The fairytale hideout

Whether it’s artistic history or Hollywood heritage, if you need more reasons to visit the Amalfi Coast, the classic hotels offer superyacht owners the height of hospitality in ice-cream hues. Boat International steps ashore for six diverse – but equally indulgent – takes on the good life.

Palazzo Avino

The fairytale hideout

The pink hued walls of the Palazzo Avino are the result of a 12th century game of one-upmanship as affluent residents – involved in the flourishing maritime trade between Italy and the East – built grand palazzos to rival those in the wealthier, coastal town of Amalfi. Nowadays, sitting in the elevated town of Ravello with its vaulted hallways, flower-filled terraces and boundless views out across the Bay of Salerno, it still maintains a sense of superiority. This extends to its guests who share in a touch of smugness that they have opted for this quiet retreat over the summertime circus in the twisting seaside streets below.

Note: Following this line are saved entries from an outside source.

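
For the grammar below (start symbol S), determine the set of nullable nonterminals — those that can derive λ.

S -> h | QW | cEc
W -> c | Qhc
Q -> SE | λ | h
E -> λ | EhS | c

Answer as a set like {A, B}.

Directly nullable (have an ε-rule): {E, Q}.
Not nullable: S, W — each has a terminal in every rule's right-hand side or depends on a non-nullable symbol.

{E, Q}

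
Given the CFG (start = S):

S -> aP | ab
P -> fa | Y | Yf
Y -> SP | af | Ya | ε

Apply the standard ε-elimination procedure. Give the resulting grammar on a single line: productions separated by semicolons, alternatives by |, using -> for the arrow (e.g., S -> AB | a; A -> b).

Nullable set: {P, Y}.
S -> aP: P nullable, giving a | aP.
P -> Y: Y nullable, giving Y.
P -> Yf: Y nullable, giving Yf | f.
Drop Y -> ε.
Y -> SP: P nullable, giving S | SP.
Y -> Ya: Y nullable, giving Ya | a.
Unchanged (no nullable symbols): S -> ab; P -> fa; Y -> af.

S -> a | aP | ab; P -> Y | f | Yf | fa; Y -> S | a | SP | Ya | af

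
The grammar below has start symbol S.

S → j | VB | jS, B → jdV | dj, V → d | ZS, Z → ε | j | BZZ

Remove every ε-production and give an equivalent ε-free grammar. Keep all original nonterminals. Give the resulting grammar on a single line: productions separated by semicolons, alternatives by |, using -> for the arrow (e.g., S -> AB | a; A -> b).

S -> j | VB | jS; B -> dj | jdV; V -> S | d | ZS; Z -> B | j | BZ | BZZ

Nullable set: {Z}.
V -> ZS: Z nullable, giving S | ZS.
Drop Z -> ε.
Z -> BZZ: Z, Z nullable, giving B | BZ | BZZ.
Unchanged (no nullable symbols): S -> VB; S -> j; S -> jS; B -> dj; B -> jdV; V -> d; Z -> j.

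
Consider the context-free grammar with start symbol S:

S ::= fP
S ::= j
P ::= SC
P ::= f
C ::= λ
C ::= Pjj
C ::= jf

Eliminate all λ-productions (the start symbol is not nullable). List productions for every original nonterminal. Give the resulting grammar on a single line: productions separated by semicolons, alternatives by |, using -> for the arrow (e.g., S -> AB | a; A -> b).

S -> j | fP; C -> jf | Pjj; P -> S | f | SC

Nullable set: {C}.
Drop C -> λ.
P -> SC: C nullable, giving S | SC.
Unchanged (no nullable symbols): S -> fP; S -> j; C -> Pjj; C -> jf; P -> f.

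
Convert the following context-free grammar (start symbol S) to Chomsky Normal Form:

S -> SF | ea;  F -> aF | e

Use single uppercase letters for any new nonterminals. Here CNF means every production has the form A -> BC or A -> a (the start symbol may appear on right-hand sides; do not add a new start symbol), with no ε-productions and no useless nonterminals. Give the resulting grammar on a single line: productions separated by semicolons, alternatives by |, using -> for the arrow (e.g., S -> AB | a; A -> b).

No ε-productions.
No unit productions to eliminate.
TERM: introduce A -> a, B -> e and substitute in every rule of length ≥2.

S -> BA | SF; A -> a; B -> e; F -> e | AF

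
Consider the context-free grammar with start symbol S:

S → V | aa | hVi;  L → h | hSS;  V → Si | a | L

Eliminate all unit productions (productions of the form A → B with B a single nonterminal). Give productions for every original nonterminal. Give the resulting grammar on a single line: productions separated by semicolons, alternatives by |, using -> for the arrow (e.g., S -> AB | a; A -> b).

S -> a | h | Si | aa | hSS | hVi; L -> h | hSS; V -> a | h | Si | hSS

Unit productions: S->V, V->L.
Unit pairs (A ⇒* B via units): (S,L), (S,V), (V,L).
S: inherits non-unit rules of {L, S, V} → Si | a | aa | h | hSS | hVi.
L: inherits non-unit rules of {L} → h | hSS.
V: inherits non-unit rules of {L, V} → Si | a | h | hSS.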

The original Palazzo Sasso (as it was formerly known) was abandoned in 1758 and fell into ruin until the beginning of the 19th century when it was bought by the wealthy industrial Camera family who later turned it into a hotel. Some of its original rooms still remain, including the former chapel which now serves as a sumptuous entrance hall with marble geometric tiled floors.

Throughout its history the palazzo has welcomed its fair share of playwrights and novelists who took inspiration from Ravello’s cinematic landscape, but it wasn’t until the 1950s that it became a hideout for the Hollywood elite. Among its guests, actress Ingrid Bergman and director Roberto Rossellini were famously remembered giggling over dinner in the hotel restaurant at the time of their scandalous affair.

Despite its celebrity credentials the fairy-tale styled building was once again deserted in 1978. Today, Palazzo Avino is run by its namesake sisters Attilia and Mariella Avino whose father restored and reopened the hotel in 1997. Each room features handmade Vietri tiles and furniture from the 18th and 19th centuries, while marble pillars and gold adornments throughout capture the spirit of its Hollywood alumni. With just 33 rooms and 10 suites this grand hotel may be boutique in size and style, but it’s packed with five-star amenities including a spa, rooftop solarium, and a private beach club just a short, meandering drive down to the sea.

Dinner is served under the stars at the Lobster and Martini bar or at the hotel’s Michelin-star restaurant Rossellini’s, where guests can sample the best of Italian haute cuisine – including grilled scallops, homemade ravioli and Versuvio apricot sorbet - against the backdrop of the sparkling Mediterranean. At 350 metres above the sea, it’s the perfect vantage point for some modern-day one-upmanship spotting your superyacht in the bay below.